Namazın kerâmeti
Günlerdir gündem liseli gençlerin namazı ile meşgul. Çantasında piknik tüpüyle sınıfı basıp arkadaşlarını rehin alan öğrenci bile bu kadar konuşulmadı. Öğretmenini bıçaklayan, birbirlerini yaralayan, kız meselesi yüzünden arkadaş katili olan liseliler bile medya tarafından bu kadar rağbet görmedi. Uyuşturucu, alkol, sigara gibi kötü alışkanlıkların tuzağına düşen gençlerle bile bu kadar ilgilenilmedi.
Mevzu herkes tarafından mâlum olduğundan tekrar etmek istemiyorum. Ancak bu olaydan hepimizin çıkarması gereken sonuçlar vardır. Öncelikle sevinmeliyiz ki, gençliğini ve hayatını imanla ve namazla kurtaran bahtiyar gençlerimiz de var. Böyle bir gençlikle millet olarak ne kadar iftihar etsek azdır.
Bu olaydan okul idarecilerinin çıkarması gereken sonuç; öğrenciler neden bodrum katlarında, sıra üstlerinde zor şartlar altında namaz kılmak zorunda kalsınlar? Öğrenciler talep etsin ya da etmesin, her okul idarecisinin namaz gibi bir farzın ve ihtiyacın yerine getirilmesi için uygun ortam temin etmesi gerekir.
Anne ve babaların çıkarması gereken sonuç ise, çocuklara küçük yaşta din eğitimi verilmelidir. Her anne baba çocuğuna namaz kılmayı öğretmelidir. Bunu başarabilirlerse, gelecekte onlar için endişelenmelerine ve üzülmelerine gerek kalmaz. Çocuklarının ahlâkından ve kötü alışkanlıklar edinmeyeceğinden emin olurlar. Ne yazık ki bu olaydaki anne, kızının namaz kılmasından muzdarip ve müşteki oluyor.
Birey olarak çıkarmamız gereken sonuç; hangimiz namazı etrafımızdaki namaz kılmayan yakınlarımıza yeteri kadar tavsiye ettik, onları namaza teşvik ettik? Demek ki bundan sonra bu konuda daha çok çalışmamız gerekiyor.
Toplumun beyin takımı diyebileceğimiz yazarlarımızın bu konuda çalışmalara çoktan başladığını namazın önemini anlatan yazılara eğilmelerinden anlıyoruz. Bu olay olmasaydı namaz gibi üzerimize borç olan bu ibadetin güzelliği bu kadar anlatılmayacaktı belki. Meğer en güzel ve en önemli konuyu çoğumuz ihmal etmişiz.

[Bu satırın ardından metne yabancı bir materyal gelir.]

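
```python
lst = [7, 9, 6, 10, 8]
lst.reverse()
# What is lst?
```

[8, 10, 6, 9, 7]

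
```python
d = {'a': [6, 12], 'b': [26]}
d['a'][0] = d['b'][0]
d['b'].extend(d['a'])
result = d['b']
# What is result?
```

After line 1: d = {'a': [6, 12], 'b': [26]}
After line 2 (a[0] = b[0] = 26): d = {'a': [26, 12], 'b': [26]}
After line 3 (b.extend(a) appends [26, 12]): d = {'a': [26, 12], 'b': [26, 26, 12]}
After line 4: result = d['b'] = [26, 26, 12]

[26, 26, 12]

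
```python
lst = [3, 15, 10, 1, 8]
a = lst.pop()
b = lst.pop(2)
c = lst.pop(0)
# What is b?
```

After line 1: lst = [3, 15, 10, 1, 8]
After line 2 (pop() -> a = 8): lst = [3, 15, 10, 1]
After line 3 (pop(2) -> b = 10): lst = [3, 15, 1]
After line 4 (pop(0) -> c = 3): lst = [15, 1]

10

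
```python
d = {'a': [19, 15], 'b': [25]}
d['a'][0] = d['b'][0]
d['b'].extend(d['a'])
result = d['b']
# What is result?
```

After line 1: d = {'a': [19, 15], 'b': [25]}
After line 2 (a[0] = b[0] = 25): d = {'a': [25, 15], 'b': [25]}
After line 3 (b.extend(a) appends [25, 15]): d = {'a': [25, 15], 'b': [25, 25, 15]}
After line 4: result = d['b'] = [25, 25, 15]

[25, 25, 15]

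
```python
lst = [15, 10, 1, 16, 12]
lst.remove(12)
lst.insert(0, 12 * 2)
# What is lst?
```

After line 1: lst = [15, 10, 1, 16, 12]
After line 2 (remove first 12): lst = [15, 10, 1, 16]
After line 3 (insert 24 at index 0): lst = [24, 15, 10, 1, 16]

[24, 15, 10, 1, 16]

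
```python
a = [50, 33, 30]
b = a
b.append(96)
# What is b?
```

After line 1: a = [50, 33, 30]
After line 2 (b = a is an alias, same object): a = [50, 33, 30], b = [50, 33, 30]
After line 3 (b.append mutates the shared list): a = [50, 33, 30, 96], b = [50, 33, 30, 96]

[50, 33, 30, 96]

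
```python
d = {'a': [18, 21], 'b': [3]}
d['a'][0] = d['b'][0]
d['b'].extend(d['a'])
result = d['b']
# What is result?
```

After line 1: d = {'a': [18, 21], 'b': [3]}
After line 2 (a[0] = b[0] = 3): d = {'a': [3, 21], 'b': [3]}
After line 3 (b.extend(a) appends [3, 21]): d = {'a': [3, 21], 'b': [3, 3, 21]}
After line 4: result = d['b'] = [3, 3, 21]

[3, 3, 21]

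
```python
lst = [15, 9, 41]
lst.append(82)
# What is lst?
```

[15, 9, 41, 82]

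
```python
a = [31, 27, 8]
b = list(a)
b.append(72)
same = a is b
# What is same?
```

After line 1: a = [31, 27, 8]
After line 2 (b = list(a) is a shallow copy, new object): a = [31, 27, 8], b = [31, 27, 8]
After line 3 (append only mutates b): a = [31, 27, 8], b = [31, 27, 8, 72]
After line 4 (same = a is b; different objects -> False): same = False

False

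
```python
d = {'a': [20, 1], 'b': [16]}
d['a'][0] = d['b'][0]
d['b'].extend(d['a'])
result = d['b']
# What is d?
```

After line 1: d = {'a': [20, 1], 'b': [16]}
After line 2 (a[0] = b[0] = 16): d = {'a': [16, 1], 'b': [16]}
After line 3 (b.extend(a) appends [16, 1]): d = {'a': [16, 1], 'b': [16, 16, 1]}
After line 4: result = d['b'] = [16, 16, 1]

{'a': [16, 1], 'b': [16, 16, 1]}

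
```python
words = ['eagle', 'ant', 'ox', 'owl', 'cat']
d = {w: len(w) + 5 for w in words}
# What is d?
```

{'eagle': 10, 'ant': 8, 'ox': 7, 'owl': 8, 'cat': 8}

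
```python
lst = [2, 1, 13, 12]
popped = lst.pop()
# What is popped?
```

12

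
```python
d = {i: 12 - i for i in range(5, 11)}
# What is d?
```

{5: 7, 6: 6, 7: 5, 8: 4, 9: 3, 10: 2}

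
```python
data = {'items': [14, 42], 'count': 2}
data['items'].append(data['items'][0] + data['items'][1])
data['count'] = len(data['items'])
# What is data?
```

After line 1: data = {'items': [14, 42], 'count': 2}
After line 2 (append 14 + 42 = 56): data = {'items': [14, 42, 56], 'count': 2}
After line 3 (count = len(items) = 3): data = {'items': [14, 42, 56], 'count': 3}

{'items': [14, 42, 56], 'count': 3}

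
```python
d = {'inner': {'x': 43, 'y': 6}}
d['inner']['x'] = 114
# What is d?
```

After line 1: d = {'inner': {'x': 43, 'y': 6}}
After line 2 (inner x overwritten): d = {'inner': {'x': 114, 'y': 6}}

{'inner': {'x': 114, 'y': 6}}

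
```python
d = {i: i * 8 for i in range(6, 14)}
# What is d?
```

{6: 48, 7: 56, 8: 64, 9: 72, 10: 80, 11: 88, 12: 96, 13: 104}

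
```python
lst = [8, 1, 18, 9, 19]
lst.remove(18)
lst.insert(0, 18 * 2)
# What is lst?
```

After line 1: lst = [8, 1, 18, 9, 19]
After line 2 (remove first 18): lst = [8, 1, 9, 19]
After line 3 (insert 36 at index 0): lst = [36, 8, 1, 9, 19]

[36, 8, 1, 9, 19]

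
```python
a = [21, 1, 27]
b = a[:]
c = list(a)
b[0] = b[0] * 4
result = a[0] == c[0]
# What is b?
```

After line 1: a = [21, 1, 27]
After line 2 (b = a[:], copy): a = [21, 1, 27], b = [21, 1, 27]
After line 3 (c = list(a) is a copy, new object): c = [21, 1, 27]
After line 4 (b[0] = 21 * 4 = 84; only b mutates (copy)): a = [21, 1, 27], b = [84, 1, 27], c = [21, 1, 27]
After line 5 (a[0] = 21, c[0] = 21; result = True)

[84, 1, 27]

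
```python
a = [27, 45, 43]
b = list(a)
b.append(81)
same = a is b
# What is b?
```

After line 1: a = [27, 45, 43]
After line 2 (b = list(a) is a shallow copy, new object): a = [27, 45, 43], b = [27, 45, 43]
After line 3 (append only mutates b): a = [27, 45, 43], b = [27, 45, 43, 81]
After line 4 (same = a is b; different objects -> False): same = False

[27, 45, 43, 81]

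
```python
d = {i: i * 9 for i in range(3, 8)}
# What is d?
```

{3: 27, 4: 36, 5: 45, 6: 54, 7: 63}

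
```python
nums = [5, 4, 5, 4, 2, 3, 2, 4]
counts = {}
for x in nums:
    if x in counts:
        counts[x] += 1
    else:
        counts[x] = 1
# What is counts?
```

Initial: counts = {}, nums = [5, 4, 5, 4, 2, 3, 2, 4]
See 5: counts = {5: 1}
See 4: counts = {5: 1, 4: 1}
See 5: counts = {5: 2, 4: 1}
See 4: counts = {5: 2, 4: 2}
See 2: counts = {5: 2, 4: 2, 2: 1}
See 3: counts = {5: 2, 4: 2, 2: 1, 3: 1}
See 2: counts = {5: 2, 4: 2, 2: 2, 3: 1}
See 4: counts = {5: 2, 4: 3, 2: 2, 3: 1}

{5: 2, 4: 3, 2: 2, 3: 1}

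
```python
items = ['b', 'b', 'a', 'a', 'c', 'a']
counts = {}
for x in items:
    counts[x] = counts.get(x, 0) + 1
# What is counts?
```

Initial: counts = {}, items = ['b', 'b', 'a', 'a', 'c', 'a']
See 'b': counts = {'b': 1}
See 'b': counts = {'b': 2}
See 'a': counts = {'b': 2, 'a': 1}
See 'a': counts = {'b': 2, 'a': 2}
See 'c': counts = {'b': 2, 'a': 2, 'c': 1}
See 'a': counts = {'b': 2, 'a': 3, 'c': 1}

{'b': 2, 'a': 3, 'c': 1}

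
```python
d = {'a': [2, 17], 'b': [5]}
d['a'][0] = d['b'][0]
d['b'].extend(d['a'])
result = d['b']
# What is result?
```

After line 1: d = {'a': [2, 17], 'b': [5]}
After line 2 (a[0] = b[0] = 5): d = {'a': [5, 17], 'b': [5]}
After line 3 (b.extend(a) appends [5, 17]): d = {'a': [5, 17], 'b': [5, 5, 17]}
After line 4: result = d['b'] = [5, 5, 17]

[5, 5, 17]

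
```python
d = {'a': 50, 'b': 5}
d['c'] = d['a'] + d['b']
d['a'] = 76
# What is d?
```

After line 1: d = {'a': 50, 'b': 5}
After line 2 (d['c'] = 50 + 5): d = {'a': 50, 'b': 5, 'c': 55}
After line 3: d = {'a': 76, 'b': 5, 'c': 55}

{'a': 76, 'b': 5, 'c': 55}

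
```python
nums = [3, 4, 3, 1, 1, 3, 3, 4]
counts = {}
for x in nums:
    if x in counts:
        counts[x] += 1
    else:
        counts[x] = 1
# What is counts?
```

Initial: counts = {}, nums = [3, 4, 3, 1, 1, 3, 3, 4]
See 3: counts = {3: 1}
See 4: counts = {3: 1, 4: 1}
See 3: counts = {3: 2, 4: 1}
See 1: counts = {3: 2, 4: 1, 1: 1}
See 1: counts = {3: 2, 4: 1, 1: 2}
See 3: counts = {3: 3, 4: 1, 1: 2}
See 3: counts = {3: 4, 4: 1, 1: 2}
See 4: counts = {3: 4, 4: 2, 1: 2}

{3: 4, 4: 2, 1: 2}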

Bu olayın bir başka sonucu ise, namaz kılan gençlerin diğer arkadaşlarına güzel bir örnek teşkil etmesidir. Öyle ya, hep kötüyü mü örnek alsın gençlerimiz? Eminim bundan sonra namaz kılmasını bilmeyen gençler de bir an önce öğrenmek için gayret sarf edecek ve namaz gençler arasında hızla yaygınlaşacaktır.
Tarih bize göstermiştir ki, ne zaman dine ve dindarlara bir taarruz olmuşsa, sonuç hedeflenenin aksine hakikatlerin daha da parlaması şeklinde tahakkuk etmiştir. Danimarka’daki karikatür krizini hatırlarsınız. Sonrası ise tahmin edemeyeceğimiz kadar sevindirici olmuş, planları tersine dönmüştü. Kur’ân-ı Kerim en çok satılan kitaplar arasında yerini alırken, her gün onlarca insan Müslüman olmaktadır. Yine hâla devam eden başörtüsü yasağında, yasak hiçbir zaman caydırıcı olmadığı gibi, tesettürü tercih ederek başını örtenlerin sayısı her geçen gün daha da artmaktadır.
Bir anda gündemimize oturan “liseli gençlerin namazı” konusunda da kim bilir daha sayamadığımız nice güzel sonuçlar gizlidir. Gençlerin namazını yasa dışı bir eylemmiş gibi lanse etmeye çalışanların planları çoktan tersine dönmüş ve hakikatler meyvelerini vermeye başlamıştır. Bütün bunlar olsa olsa namazın kerâmetidir.